28 March 2007

Nothing Ever Happens: Why Blogs Die

There is a song by Del Amitri that goes "Nothing ever happens. Nothing happens at all. The needle returns to the start of the song and we all sing along like before." And it's true. What you're doing right now is probably pretty much what you did yesterday and most likely what you'll be doing tomorrow.

The blogosphere is thinning. The bubble is bursting. Blogs are falling dormant in their thousands, HTML gravestones marking the points where people ran out of things to say.

But that isn't actually the problem. The problem is that people get bored of writing the same shit, day in, day out. It reminds them how repetitive their lives are, so they either stop blogging and a) do something about it, or b) ignore the problem.

Now, this blog has evolved over the eighteen or so months I've been doing it and the rate of new entries has plummeted.

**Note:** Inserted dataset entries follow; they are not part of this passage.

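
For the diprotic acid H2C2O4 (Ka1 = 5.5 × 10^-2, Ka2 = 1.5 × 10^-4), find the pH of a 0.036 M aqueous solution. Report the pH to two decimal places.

pH = 1.61

Since Ka1 ≫ Ka2, the first ionization dominates [H+].
Ka1 = x²/(0.036 − x) = 5.5 × 10^-2
Solving the quadratic: x = (−Ka1 + √(Ka1² + 4·Ka1·C₀))/2 = 2.48 × 10^-2 M
pH = −log(2.48 × 10^-2) = 1.61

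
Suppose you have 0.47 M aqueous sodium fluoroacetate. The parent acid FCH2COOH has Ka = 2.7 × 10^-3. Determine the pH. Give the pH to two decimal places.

FCH2COO- is the conjugate base of the weak acid FCH2COOH.
Kb = Kw/Ka = 1.0×10^-14 / 2.7 × 10^-3 = 3.70 × 10^-12
From the ICE table, Kb = [OH-]²/(0.47 − [OH-]) = 3.70 × 10^-12.
Since Kb ≪ C₀, [OH-] ≈ √(Kb·C₀) = 1.32 × 10^-6 M.
Check: 0.00028% ionized — well under 5%, approximation valid.
pOH = −log(1.32 × 10^-6) = 5.88; pH = 14.00 − 5.88 = 8.12

pH = 8.12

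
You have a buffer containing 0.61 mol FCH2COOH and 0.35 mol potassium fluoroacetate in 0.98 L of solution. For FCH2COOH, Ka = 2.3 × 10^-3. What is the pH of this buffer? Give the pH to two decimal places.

pKa = −log(2.3 × 10^-3) = 2.638
Henderson–Hasselbalch: pH = pKa + log([FCH2COO-]/[FCH2COOH]) = 2.638 + log(0.35/0.61)
pH = 2.638 + (-0.241) = 2.40

pH = 2.40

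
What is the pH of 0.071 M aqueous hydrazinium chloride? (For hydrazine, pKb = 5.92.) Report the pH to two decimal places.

N2H5+ is the conjugate acid of the weak base N2H4.
Kb = 10^(−5.92) = 1.20 × 10^-6
Ka = Kw/Kb = 1.0×10^-14 / 1.20 × 10^-6 = 8.33 × 10^-9
Ka = [H+]²/(0.071 − [H+]) = 8.33 × 10^-9
Since Ka ≪ C₀, [H+] ≈ √(Ka·C₀) = 2.43 × 10^-5 M.
([H+]/C₀ = 0.034% < 5%, so the approximation holds.)
pH = −log(2.43 × 10^-5) = 4.61

pH = 4.61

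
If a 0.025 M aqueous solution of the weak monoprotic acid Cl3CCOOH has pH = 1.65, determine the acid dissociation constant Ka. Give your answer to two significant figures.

Ka = 1.9 × 10^-1

[H+] = 10^(-1.65) = 2.24 × 10^-2 M
At equilibrium [HA] = 0.025 − 2.24 × 10^-2 = 2.60 × 10^-3 M
Ka = [H+][A-]/[HA] = (2.24 × 10^-2)² / 2.60 × 10^-3 = 1.9 × 10^-1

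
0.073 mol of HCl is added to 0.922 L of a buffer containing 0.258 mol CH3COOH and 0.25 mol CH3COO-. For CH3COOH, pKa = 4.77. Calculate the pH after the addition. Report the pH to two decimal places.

After neutralization: n(CH3COOH) = 0.331 mol, n(CH3COO-) = 0.177 mol.
pH = pKa + log(n_CH3COO-/n_CH3COOH) = 4.77 + log(0.177/0.331) = 4.77 + (-0.272)

pH = 4.50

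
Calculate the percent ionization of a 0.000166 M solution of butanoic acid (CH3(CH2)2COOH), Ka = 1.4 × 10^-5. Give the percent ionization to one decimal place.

25.1%

CH3(CH2)2COOH ⇌ CH3(CH2)2COO- + H+; let x = [H+] at equilibrium.
Solve x² + 1.4e-05x − 2.32e-09 = 0 → x = 4.17 × 10^-5 M
% ionization = x/C₀ × 100% = 4.17 × 10^-5/0.000166 × 100% = 25.1%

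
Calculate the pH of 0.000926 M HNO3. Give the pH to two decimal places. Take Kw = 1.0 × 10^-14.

pH = 3.03

HNO3 is a strong acid and dissociates completely, so [H+] = 0.000926 M.
pH = -log(0.000926) = 3.03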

This is not because my life is repetitive (which of course it is) but because my suject matter is repetitive. My posts are generally rants about the same old things; intolerance, politics, society, evolution, communication, information. Name a -tion, there's a rant around here somewhere.

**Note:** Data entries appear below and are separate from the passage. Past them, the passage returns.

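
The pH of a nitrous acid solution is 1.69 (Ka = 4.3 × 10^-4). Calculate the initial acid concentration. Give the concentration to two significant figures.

[H+] = 10^(-1.69) = 2.04 × 10^-2 M = x
Ka = x²/(C₀ − x) ⇒ C₀ = x + x²/Ka
C₀ = 2.04 × 10^-2 + (2.04 × 10^-2)²/(4.3 × 10^-4) = 9.88 × 10^-1 M

C₀ = 9.9 × 10^-1 M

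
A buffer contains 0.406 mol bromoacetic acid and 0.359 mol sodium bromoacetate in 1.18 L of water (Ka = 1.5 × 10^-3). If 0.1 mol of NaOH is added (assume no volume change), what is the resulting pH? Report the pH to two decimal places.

After neutralization: n(BrCH2COOH) = 0.306 mol, n(BrCH2COO-) = 0.459 mol.
pKa = −log(1.5 × 10^-3) = 2.824
Henderson–Hasselbalch with mole ratio 0.459/0.306: pH = 2.824 + (+0.176)

pH = 3.00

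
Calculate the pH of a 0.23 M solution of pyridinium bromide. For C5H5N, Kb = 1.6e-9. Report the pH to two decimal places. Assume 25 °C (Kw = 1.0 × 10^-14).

pH = 2.92

C5H5NH+ is the conjugate acid of the weak base C5H5N.
Ka = Kw/Kb = 1.0×10^-14 / 1.6 × 10^-9 = 6.25 × 10^-6
From the ICE table, Ka = x²/(0.23 − x) = 6.25 × 10^-6.
Since Ka ≪ C₀, x ≈ √(Ka·C₀) = 1.20 × 10^-3 M.
pH = −log[H+] = −log(1.20 × 10^-3) = 2.92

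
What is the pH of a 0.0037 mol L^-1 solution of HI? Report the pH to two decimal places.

pH = 2.43

HI is a strong acid and dissociates completely, so [H+] = 0.0037 M.
pH = -log(0.0037) = 2.43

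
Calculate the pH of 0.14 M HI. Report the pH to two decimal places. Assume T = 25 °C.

pH = 0.85

HI is a strong acid and dissociates completely, so [H+] = 0.14 M.
pH = -log(0.14) = 0.85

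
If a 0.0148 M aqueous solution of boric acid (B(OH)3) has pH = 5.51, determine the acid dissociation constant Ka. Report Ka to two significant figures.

[H+] = 10^(-5.51) = 3.09 × 10^-6 M
At equilibrium [HA] = 0.0148 − 3.09 × 10^-6 = 1.48 × 10^-2 M
Ka = [H+][A-]/[HA] = (3.09 × 10^-6)² / 1.48 × 10^-2 = 6.5 × 10^-10

Ka = 6.5 × 10^-10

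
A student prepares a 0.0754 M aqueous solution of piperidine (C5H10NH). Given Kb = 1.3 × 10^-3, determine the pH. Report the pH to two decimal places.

C5H10NH + H2O ⇌ C5H10NH2+ + OH-
Kb = x²/(0.0754 − x) = 1.3 × 10^-3
Here C₀/Kb ≈ 58, so the small-x approximation fails. Use the quadratic:
x = [−0.0013 + √(0.0013² + 0.000392)]/2 = 9.27 × 10^-3 M
pOH = 2.03, so pH = 14.00 − pOH = 11.97

pH = 11.97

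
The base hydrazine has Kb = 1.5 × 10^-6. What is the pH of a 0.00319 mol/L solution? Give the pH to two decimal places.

pH = 9.84

N2H4 + H2O ⇌ N2H5+ + OH-
From the ICE table, Kb = x²/(0.00319 − x) = 1.5 × 10^-6.
Neglecting x in the denominator: x = √(1.5 × 10^-6 × 0.00319) = 6.92 × 10^-5 M
(x/C₀ = 2.2% < 5%, so the approximation holds.)
pOH = −log(6.92 × 10^-5) = 4.16; pH = 14.00 − 4.16 = 9.84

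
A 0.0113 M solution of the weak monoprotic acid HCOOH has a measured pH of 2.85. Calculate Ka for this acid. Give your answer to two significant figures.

[H+] = 10^(-2.85) = 1.41 × 10^-3 M
At equilibrium [HA] = 0.0113 − 1.41 × 10^-3 = 9.89 × 10^-3 M
Ka = [H+][A-]/[HA] = (1.41 × 10^-3)² / 9.89 × 10^-3 = 2.0 × 10^-4

Ka = 2.0 × 10^-4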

After a while, you find yourself, mid autorant, thinking that you've seen what you're typing somewhere else, and then you realise it was in the post you typed last week. At this point, your spam filter kicks in and for every five posts you start, one might get published. My list of posts is littered with entries where I've started ranting and then run out of steam.

No doubt some blogs die because the authors' spleens are fully vented. I have reached this point a number of times. I'm lucky, if you can call it that, to be a bit of a grumpy old man, so my spleen fills up faster than most. But still, there's not enough new unrighteousnesses in the world that I need to squash. The Palace is gathering dust, the Twin Swords of Truth and Beauty rusting in a corner.

And we get to what this blog is about; finding, through the medium of Rant, the answers to life's questions. In this case, why the papers and media are so full of conjecture, fabrication and meaningless drivel. The answer is that they are struggling to fill five pages with news, let alone fifty. So, just like sausages, out comes the cereal and the gristle to add a bit of bulk to the mix.

The ratio of signal to noise in the world is dropping. I will tweak my filters and try to tease some meaning from the good information that makes it through. There may be answers and there will be new questions. That's fine. What is Life without really good questions?